Jenna, I’ll go to the make-your-own-pottery place with you now, if you still want to. I’ll fashion you a salad bowl, and you can use it to serve my mom’s mayonnaise-free potato salad—it would make her so happy if you asked for that recipe—and I’ll grill pork loins to feed my hungry muscles and we’ll eat pork and potatoes and drink vodka from cans, and after dinner I’ll take my shirt off so you can admire my torso as I do the dishes. “You can look but you can’t touch,” I’ll say. “But mama wanna touch,” you’ll say. It’ll be a sort of game we play. As I do the dishes you’ll move your hand over my torso as close as possible without touching it.
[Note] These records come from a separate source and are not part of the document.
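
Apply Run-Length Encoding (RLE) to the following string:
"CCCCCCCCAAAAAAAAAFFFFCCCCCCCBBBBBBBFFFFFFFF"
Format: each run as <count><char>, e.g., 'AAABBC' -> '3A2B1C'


Scanning runs left to right:
  i=0: run of 'C' x 8 -> '8C'
  i=8: run of 'A' x 9 -> '9A'
  i=17: run of 'F' x 4 -> '4F'
  i=21: run of 'C' x 7 -> '7C'
  i=28: run of 'B' x 7 -> '7B'
  i=35: run of 'F' x 8 -> '8F'

RLE = 8C9A4F7C7B8F


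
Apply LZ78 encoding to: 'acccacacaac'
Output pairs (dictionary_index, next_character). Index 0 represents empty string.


LZ78 encoding steps:
Dictionary: {0: ''}
Step 1: w='' (idx 0), next='a' -> output (0, 'a'), add 'a' as idx 1
Step 2: w='' (idx 0), next='c' -> output (0, 'c'), add 'c' as idx 2
Step 3: w='c' (idx 2), next='c' -> output (2, 'c'), add 'cc' as idx 3
Step 4: w='a' (idx 1), next='c' -> output (1, 'c'), add 'ac' as idx 4
Step 5: w='ac' (idx 4), next='a' -> output (4, 'a'), add 'aca' as idx 5
Step 6: w='ac' (idx 4), end of input -> output (4, '')


Encoded: [(0, 'a'), (0, 'c'), (2, 'c'), (1, 'c'), (4, 'a'), (4, '')]


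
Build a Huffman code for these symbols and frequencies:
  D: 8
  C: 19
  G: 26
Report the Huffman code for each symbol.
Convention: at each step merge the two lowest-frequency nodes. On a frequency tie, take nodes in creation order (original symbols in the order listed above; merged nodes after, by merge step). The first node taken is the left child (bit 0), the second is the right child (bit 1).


Huffman tree construction:
Step 1: Merge D(8) + C(19) = 27
Step 2: Merge G(26) + (D+C)(27) = 53
Read each symbol's code off the tree from the root (left child = 0, right child = 1).

Codes:
  D: 10 (length 2)
  C: 11 (length 2)
  G: 0 (length 1)
Average code length: 80/53 = 1.5094 bits/symbol


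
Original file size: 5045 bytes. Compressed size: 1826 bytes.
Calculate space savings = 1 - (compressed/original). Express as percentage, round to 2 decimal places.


ratio = compressed/original = 1826/5045 = 0.361943
savings = 1 - ratio = 1 - 0.361943 = 0.638057
as a percentage: 0.638057 * 100 = 63.81%

Space savings = 1 - 1826/5045 = 63.81%


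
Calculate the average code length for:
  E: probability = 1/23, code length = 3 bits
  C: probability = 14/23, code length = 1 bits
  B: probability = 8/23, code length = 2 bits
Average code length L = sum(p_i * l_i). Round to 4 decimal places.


Weighted contributions p_i * l_i:
  E: (1/23) * 3 = 3/23
  C: (14/23) * 1 = 14/23
  B: (8/23) * 2 = 16/23
Sum = (3 + 14 + 16)/23 = 33/23

L = 33/23 = 1.4348 bits/symbol


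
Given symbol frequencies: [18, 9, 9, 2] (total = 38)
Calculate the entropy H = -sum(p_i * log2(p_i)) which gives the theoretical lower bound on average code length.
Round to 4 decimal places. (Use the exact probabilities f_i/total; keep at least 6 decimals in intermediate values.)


Per-symbol terms -p_i * log2(p_i) with p_i = f_i/38:
  p = 18/38 = 0.473684: log2(p) = -1.078003, -p*log2(p) = 0.510633
  p = 9/38 = 0.236842: log2(p) = -2.078003, -p*log2(p) = 0.492158
  p = 9/38 = 0.236842: log2(p) = -2.078003, -p*log2(p) = 0.492158
  p = 2/38 = 0.052632: log2(p) = -4.247928, -p*log2(p) = 0.223575
H = 0.510633 + 0.492158 + 0.492158 + 0.223575 = 1.718524

H = 1.7185 bits/symbol


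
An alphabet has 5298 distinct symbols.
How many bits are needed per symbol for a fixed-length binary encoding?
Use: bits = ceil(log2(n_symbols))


log2(5298) = 12.3712
Bracket: 2^12 = 4096 < 5298 <= 2^13 = 8192
So ceil(log2(5298)) = 13

bits = ceil(log2(5298)) = ceil(12.3712) = 13 bits


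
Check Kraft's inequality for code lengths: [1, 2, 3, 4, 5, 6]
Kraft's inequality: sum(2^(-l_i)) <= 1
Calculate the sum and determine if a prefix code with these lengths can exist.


Sum = 2^(-1) + 2^(-2) + 2^(-3) + 2^(-4) + 2^(-5) + 2^(-6)
    = 0.5 + 0.25 + 0.125 + 0.0625 + 0.03125 + 0.015625
    = 63/64 = 0.984375
Since 0.984375 <= 1, Kraft's inequality IS satisfied.
A prefix code with these lengths CAN exist.

Kraft sum = 0.984375. Satisfied.


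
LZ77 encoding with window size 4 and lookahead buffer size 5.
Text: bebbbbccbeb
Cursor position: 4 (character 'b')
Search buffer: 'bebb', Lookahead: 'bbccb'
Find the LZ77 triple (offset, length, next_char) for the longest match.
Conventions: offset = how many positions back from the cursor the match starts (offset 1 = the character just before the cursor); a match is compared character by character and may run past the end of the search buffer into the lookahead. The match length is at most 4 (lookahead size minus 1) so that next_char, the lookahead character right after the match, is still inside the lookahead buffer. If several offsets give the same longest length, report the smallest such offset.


Try each offset into the search buffer:
  offset=1 (pos 3, char 'b'): match length 2
  offset=2 (pos 2, char 'b'): match length 2
  offset=3 (pos 1, char 'e'): match length 0
  offset=4 (pos 0, char 'b'): match length 1
Longest match has length 2, found at offsets 1, 2; take the smallest, offset 1.
next_char = character at position 4 + 2 = 6 -> 'c'

Best match: offset=1, length=2 (matching 'bb' starting at position 3)
LZ77 triple: (1, 2, 'c')


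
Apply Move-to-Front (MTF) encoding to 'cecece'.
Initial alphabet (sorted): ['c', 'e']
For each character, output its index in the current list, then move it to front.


MTF encoding:
'c': index 0 in ['c', 'e'] -> ['c', 'e']
'e': index 1 in ['c', 'e'] -> ['e', 'c']
'c': index 1 in ['e', 'c'] -> ['c', 'e']
'e': index 1 in ['c', 'e'] -> ['e', 'c']
'c': index 1 in ['e', 'c'] -> ['c', 'e']
'e': index 1 in ['c', 'e'] -> ['e', 'c']


Output: [0, 1, 1, 1, 1, 1]


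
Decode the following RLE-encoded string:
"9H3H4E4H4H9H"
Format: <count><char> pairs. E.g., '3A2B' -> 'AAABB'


Expanding each <count><char> pair:
  9H -> 'HHHHHHHHH'
  3H -> 'HHH'
  4E -> 'EEEE'
  4H -> 'HHHH'
  4H -> 'HHHH'
  9H -> 'HHHHHHHHH'

Decoded = HHHHHHHHHHHHEEEEHHHHHHHHHHHHHHHHH


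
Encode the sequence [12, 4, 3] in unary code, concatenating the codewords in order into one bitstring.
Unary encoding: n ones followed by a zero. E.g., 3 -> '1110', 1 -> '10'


Encode each number as n ones followed by a terminating 0:
  12 -> 1111111111110 (13 bits)
  4 -> 11110 (5 bits)
  3 -> 1110 (4 bits)
Total length = 13 + 5 + 4 = 22 bits.

Unary([12, 4, 3]) = 1111111111110111101110 (22 bits)


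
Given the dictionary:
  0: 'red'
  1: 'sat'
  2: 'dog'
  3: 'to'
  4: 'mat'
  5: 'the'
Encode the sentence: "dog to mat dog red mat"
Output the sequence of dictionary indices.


Look up each word in the dictionary:
  'dog' -> 2
  'to' -> 3
  'mat' -> 4
  'dog' -> 2
  'red' -> 0
  'mat' -> 4

Encoded: [2, 3, 4, 2, 0, 4]


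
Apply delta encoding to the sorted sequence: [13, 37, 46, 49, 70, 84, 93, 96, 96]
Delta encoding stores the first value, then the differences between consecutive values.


First value: 13
Deltas:
  37 - 13 = 24
  46 - 37 = 9
  49 - 46 = 3
  70 - 49 = 21
  84 - 70 = 14
  93 - 84 = 9
  96 - 93 = 3
  96 - 96 = 0


Delta encoded: [13, 24, 9, 3, 21, 14, 9, 3, 0]


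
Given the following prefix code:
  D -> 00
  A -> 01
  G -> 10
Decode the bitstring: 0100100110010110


Decoding step by step:
Bits 01 -> A
Bits 00 -> D
Bits 10 -> G
Bits 01 -> A
Bits 10 -> G
Bits 01 -> A
Bits 01 -> A
Bits 10 -> G


Decoded message: ADGAGAAG


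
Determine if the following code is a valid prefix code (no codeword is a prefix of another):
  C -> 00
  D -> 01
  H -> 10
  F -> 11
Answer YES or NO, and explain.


Checking each pair (does one codeword prefix another?):
  C='00' vs D='01': no prefix
  C='00' vs H='10': no prefix
  C='00' vs F='11': no prefix
  D='01' vs C='00': no prefix
  D='01' vs H='10': no prefix
  D='01' vs F='11': no prefix
  H='10' vs C='00': no prefix
  H='10' vs D='01': no prefix
  H='10' vs F='11': no prefix
  F='11' vs C='00': no prefix
  F='11' vs D='01': no prefix
  F='11' vs H='10': no prefix
No violation found over all pairs.

YES -- this is a valid prefix code. No codeword is a prefix of any other codeword.


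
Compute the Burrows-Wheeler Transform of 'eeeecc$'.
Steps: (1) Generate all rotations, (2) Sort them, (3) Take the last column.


Rotations (sorted):
  0: $eeeecc -> last char: c
  1: c$eeeec -> last char: c
  2: cc$eeee -> last char: e
  3: ecc$eee -> last char: e
  4: eecc$ee -> last char: e
  5: eeecc$e -> last char: e
  6: eeeecc$ -> last char: $


BWT = cceeee$


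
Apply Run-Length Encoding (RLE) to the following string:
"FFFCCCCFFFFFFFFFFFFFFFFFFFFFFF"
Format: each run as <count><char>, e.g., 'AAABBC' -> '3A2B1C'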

Only when I’m done doing the dishes will you be allowed to touch my torso. Then you’ll touch it and we’ll kiss and have sex and get married, and as I wait on the corner for his school bus to arrive, my son will point to me and say, “That’s my dad,” and another child on the school bus will say, “The amputee?” and my son will say, “No, the guy next to him, the muscular one. I’m going to grow up to be just like him.”